Winning the continental showpiece for the ninth time (seven in ODI format and one in T20 format in 2016) would not earn Suryakumar or head coach Gautam Gambhir any extra credit, but anything short of the title would invite a lot of criticism.

 

Getting the core combination right would be a major strategy for India, who are such a powerhouse that at this point, the BCCI can field three national T20 teams of equal strength. Suryakumar has been a phenomenal skipper so far with an astounding 80 per cent win record.

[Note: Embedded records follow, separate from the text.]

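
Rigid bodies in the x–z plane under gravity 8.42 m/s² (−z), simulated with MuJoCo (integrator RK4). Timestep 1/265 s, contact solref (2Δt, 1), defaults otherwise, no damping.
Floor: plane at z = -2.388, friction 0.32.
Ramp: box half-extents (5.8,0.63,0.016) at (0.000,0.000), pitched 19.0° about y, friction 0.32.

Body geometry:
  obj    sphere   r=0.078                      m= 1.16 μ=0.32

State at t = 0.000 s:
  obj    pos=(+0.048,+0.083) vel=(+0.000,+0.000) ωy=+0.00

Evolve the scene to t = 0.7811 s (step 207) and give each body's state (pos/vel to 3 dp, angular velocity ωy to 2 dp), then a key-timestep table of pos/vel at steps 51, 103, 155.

State at t = 0.7811 s:
  obj    pos=(+0.613,-0.112) vel=(+1.446,-0.498) ωy=+19.61

Key-timestep trajectory:
   step    t(s)  obj.x    obj.z    obj.vx   obj.vz 
     51  0.1925   +0.082  +0.071  +0.356  -0.123
    103  0.3887   +0.188  +0.035  +0.720  -0.248
    155  0.5849   +0.365  -0.026  +1.083  -0.373


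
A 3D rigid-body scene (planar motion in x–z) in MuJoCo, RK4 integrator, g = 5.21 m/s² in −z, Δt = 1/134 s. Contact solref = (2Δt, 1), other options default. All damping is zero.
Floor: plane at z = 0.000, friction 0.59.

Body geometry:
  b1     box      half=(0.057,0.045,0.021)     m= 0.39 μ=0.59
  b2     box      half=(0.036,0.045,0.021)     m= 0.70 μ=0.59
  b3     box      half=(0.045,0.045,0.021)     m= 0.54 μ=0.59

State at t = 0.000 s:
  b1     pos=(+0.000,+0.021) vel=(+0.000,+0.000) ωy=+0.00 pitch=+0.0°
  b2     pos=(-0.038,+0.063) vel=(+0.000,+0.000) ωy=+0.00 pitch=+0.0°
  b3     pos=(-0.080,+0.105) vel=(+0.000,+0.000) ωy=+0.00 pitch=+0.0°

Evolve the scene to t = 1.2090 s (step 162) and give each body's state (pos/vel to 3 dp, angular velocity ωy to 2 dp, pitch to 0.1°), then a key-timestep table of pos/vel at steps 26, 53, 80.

State at t = 1.2090 s:
  b1     pos=(+0.000,+0.021) vel=(+0.000,+0.000) ωy=+0.00 pitch=+0.0°
  b2     pos=(-0.038,+0.063) vel=(+0.000,+0.000) ωy=+0.00 pitch=+0.0°
  b3     pos=(-0.101,+0.045) vel=(+0.000,+0.000) ωy=+0.00 pitch=-90.0°

Key-timestep trajectory:
   step    t(s)  b1.x    b1.z    b1.vx   b1.vz   b2.x    b2.z    b2.vx   b2.vz   b3.x    b3.z    b3.vx   b3.vz 
     26  0.1940   +0.000  +0.021  +0.000  +0.000   -0.038  +0.063  +0.000  +0.000   -0.091  +0.098  -0.111  -0.121
     53  0.3955   +0.000  +0.021  +0.000  +0.000   -0.038  +0.063  +0.000  +0.000   -0.103  +0.046  +0.080  -0.012
     80  0.5970   +0.000  +0.021  +0.000  +0.000   -0.038  +0.063  +0.000  +0.000   -0.102  +0.046  +0.003  +0.006


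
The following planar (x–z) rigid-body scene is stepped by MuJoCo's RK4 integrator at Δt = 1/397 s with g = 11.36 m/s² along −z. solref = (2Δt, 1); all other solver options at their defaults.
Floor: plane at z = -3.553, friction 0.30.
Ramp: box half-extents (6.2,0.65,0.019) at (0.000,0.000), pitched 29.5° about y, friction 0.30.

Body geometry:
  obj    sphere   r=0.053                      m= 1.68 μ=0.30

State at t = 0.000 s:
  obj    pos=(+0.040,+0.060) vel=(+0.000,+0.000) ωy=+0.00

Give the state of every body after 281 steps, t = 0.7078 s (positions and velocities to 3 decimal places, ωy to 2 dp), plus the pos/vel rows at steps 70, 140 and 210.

State at t = 0.7078 s:
  obj    pos=(+0.911,-0.433) vel=(+2.462,-1.393) ωy=+53.35

Key-timestep trajectory:
   step    t(s)  obj.x    obj.z    obj.vx   obj.vz 
     70  0.1763   +0.094  +0.029  +0.613  -0.347
    140  0.3526   +0.256  -0.062  +1.226  -0.694
    210  0.5290   +0.527  -0.215  +1.840  -1.041


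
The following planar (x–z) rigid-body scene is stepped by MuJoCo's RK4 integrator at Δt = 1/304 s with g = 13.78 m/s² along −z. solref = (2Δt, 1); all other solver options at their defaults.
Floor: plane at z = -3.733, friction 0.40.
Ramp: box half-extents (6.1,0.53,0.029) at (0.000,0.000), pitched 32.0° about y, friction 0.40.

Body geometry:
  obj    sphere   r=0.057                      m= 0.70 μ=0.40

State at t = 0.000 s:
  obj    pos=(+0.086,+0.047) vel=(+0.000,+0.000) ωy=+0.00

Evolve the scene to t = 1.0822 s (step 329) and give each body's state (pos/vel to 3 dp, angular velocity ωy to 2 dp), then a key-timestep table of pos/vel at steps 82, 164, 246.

State at t = 1.0822 s:
  obj    pos=(+2.677,-1.571) vel=(+4.787,-2.991) ωy=+99.02

Key-timestep trajectory:
   step    t(s)  obj.x    obj.z    obj.vx   obj.vz 
     82  0.2697   +0.247  -0.053  +1.193  -0.746
    164  0.5395   +0.730  -0.355  +2.386  -1.491
    246  0.8092   +1.535  -0.858  +3.579  -2.237


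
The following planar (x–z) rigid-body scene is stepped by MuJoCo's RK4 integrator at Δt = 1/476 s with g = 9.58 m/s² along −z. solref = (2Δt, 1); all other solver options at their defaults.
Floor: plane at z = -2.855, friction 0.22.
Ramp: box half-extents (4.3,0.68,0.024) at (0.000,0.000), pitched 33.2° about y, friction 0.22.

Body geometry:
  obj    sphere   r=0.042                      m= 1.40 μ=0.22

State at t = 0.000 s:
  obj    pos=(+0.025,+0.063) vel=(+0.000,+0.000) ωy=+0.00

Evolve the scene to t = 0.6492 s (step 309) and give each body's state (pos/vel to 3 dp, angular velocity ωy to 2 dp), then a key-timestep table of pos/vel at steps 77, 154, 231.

State at t = 0.6492 s:
  obj    pos=(+0.686,-0.370) vel=(+2.035,-1.332) ωy=+57.90

Key-timestep trajectory:
   step    t(s)  obj.x    obj.z    obj.vx   obj.vz 
     77  0.1618   +0.066  +0.036  +0.507  -0.332
    154  0.3235   +0.189  -0.045  +1.014  -0.664
    231  0.4853   +0.394  -0.179  +1.522  -0.996


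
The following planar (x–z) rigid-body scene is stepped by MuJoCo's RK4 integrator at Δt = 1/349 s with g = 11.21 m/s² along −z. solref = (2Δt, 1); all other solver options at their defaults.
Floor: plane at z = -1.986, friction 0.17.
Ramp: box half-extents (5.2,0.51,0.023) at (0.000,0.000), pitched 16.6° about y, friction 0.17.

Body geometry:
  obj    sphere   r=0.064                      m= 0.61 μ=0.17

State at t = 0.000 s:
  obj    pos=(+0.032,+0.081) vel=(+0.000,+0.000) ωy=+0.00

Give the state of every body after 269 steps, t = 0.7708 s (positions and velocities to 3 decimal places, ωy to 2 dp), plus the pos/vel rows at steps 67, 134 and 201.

State at t = 0.7708 s:
  obj    pos=(+0.683,-0.113) vel=(+1.690,-0.504) ωy=+27.55

Key-timestep trajectory:
   step    t(s)  obj.x    obj.z    obj.vx   obj.vz 
     67  0.1920   +0.072  +0.069  +0.421  -0.125
    134  0.3840   +0.194  +0.033  +0.842  -0.251
    201  0.5759   +0.396  -0.027  +1.263  -0.376


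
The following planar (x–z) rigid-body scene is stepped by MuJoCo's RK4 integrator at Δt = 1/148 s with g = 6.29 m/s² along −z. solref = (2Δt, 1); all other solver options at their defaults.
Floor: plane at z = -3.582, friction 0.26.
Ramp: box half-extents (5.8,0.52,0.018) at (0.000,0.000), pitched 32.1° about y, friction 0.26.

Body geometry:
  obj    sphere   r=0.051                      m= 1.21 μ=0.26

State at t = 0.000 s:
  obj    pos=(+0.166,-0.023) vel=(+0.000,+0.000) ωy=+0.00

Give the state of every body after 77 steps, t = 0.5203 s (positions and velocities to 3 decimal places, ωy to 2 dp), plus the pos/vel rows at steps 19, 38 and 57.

State at t = 0.5203 s:
  obj    pos=(+0.440,-0.195) vel=(+1.052,-0.660) ωy=+24.34

Key-timestep trajectory:
   step    t(s)  obj.x    obj.z    obj.vx   obj.vz 
     19  0.1284   +0.183  -0.033  +0.260  -0.163
     38  0.2568   +0.233  -0.065  +0.520  -0.326
     57  0.3851   +0.316  -0.117  +0.779  -0.489


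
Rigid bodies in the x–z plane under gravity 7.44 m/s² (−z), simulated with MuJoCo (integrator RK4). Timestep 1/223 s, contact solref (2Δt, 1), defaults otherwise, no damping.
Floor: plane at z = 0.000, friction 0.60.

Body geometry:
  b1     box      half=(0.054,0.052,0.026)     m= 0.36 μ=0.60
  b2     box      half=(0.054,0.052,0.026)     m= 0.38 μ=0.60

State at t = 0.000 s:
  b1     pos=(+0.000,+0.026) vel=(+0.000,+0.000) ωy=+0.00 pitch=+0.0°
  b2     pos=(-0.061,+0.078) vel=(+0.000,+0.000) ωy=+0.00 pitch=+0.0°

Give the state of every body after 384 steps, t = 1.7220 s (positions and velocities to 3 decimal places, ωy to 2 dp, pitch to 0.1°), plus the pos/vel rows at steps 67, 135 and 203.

State at t = 1.7220 s:
  b1     pos=(+0.000,+0.026) vel=(+0.000,+0.000) ωy=+0.00 pitch=+0.0°
  b2     pos=(-0.115,+0.054) vel=(+0.000,+0.000) ωy=+0.00 pitch=-90.0°

Key-timestep trajectory:
   step    t(s)  b1.x    b1.z    b1.vx   b1.vz   b2.x    b2.z    b2.vx   b2.vz 
     67  0.3004   +0.000  +0.026  +0.000  +0.000   -0.097  +0.059  -0.220  -0.025
    135  0.6054   +0.000  +0.026  +0.000  +0.000   -0.130  +0.059  +0.052  -0.010
    203  0.9103   +0.000  +0.026  +0.000  +0.000   -0.115  +0.054  -0.127  +0.004


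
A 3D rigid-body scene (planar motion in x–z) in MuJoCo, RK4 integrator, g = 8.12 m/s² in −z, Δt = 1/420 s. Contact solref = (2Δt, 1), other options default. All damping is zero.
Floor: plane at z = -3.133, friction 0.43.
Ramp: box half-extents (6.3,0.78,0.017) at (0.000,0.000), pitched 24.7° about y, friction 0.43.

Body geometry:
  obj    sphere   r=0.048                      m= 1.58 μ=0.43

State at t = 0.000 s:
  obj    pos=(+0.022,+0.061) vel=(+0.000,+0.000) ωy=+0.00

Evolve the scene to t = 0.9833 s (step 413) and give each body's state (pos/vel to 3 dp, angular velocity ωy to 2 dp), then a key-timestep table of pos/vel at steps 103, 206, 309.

State at t = 0.9833 s:
  obj    pos=(+1.087,-0.428) vel=(+2.165,-0.996) ωy=+49.65

Key-timestep trajectory:
   step    t(s)  obj.x    obj.z    obj.vx   obj.vz 
    103  0.2452   +0.088  +0.031  +0.540  -0.248
    206  0.4905   +0.287  -0.060  +1.080  -0.497
    309  0.7357   +0.618  -0.213  +1.620  -0.745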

With Shubman Gill as vice-captain, it will be interesting to watch how the T20 skipper and Test skipper align.

 

The manner in which Indian batters reinvented the grammar of T20 batting, largely due to IPL exposure, has been difficult to match for teams like Pakistan and Sri Lanka, who were on even keel till 15 years ago.

 

The broader storyline of the Asia Cup is therefore less about who can win it and more about who can stop India. Their depth dwarfs Pakistan's transitional experiment and Sri Lanka's rebuilt side. Salman Ali Agha's Pakistan team bears a young and fresh look.

 

The dropping of Babar Azam and Muhammad Rizwan is the Pakistan Cricket Board’s clearest admission yet that reputations cannot hold a team hostage. But their success will largely depend on how Shaheen Shah Afridi, Haris Rauf and Hasan Ali bowl against the Indian batting line-up.

 

Pakistan would feel confident that they hammered Afghanistan by 75 runs in a low-scoring final of a tri-series where their spinners dominated on a slow Sharjah track. Sri Lanka, under Charith Asalanka, aren't bad either, but whether they have the consistency to win six to seven games in a tournament remains to be seen. Bangladesh, who remain mercurial in the shortest format, lack the firepower to sustain a challenge across the full length of the tournament.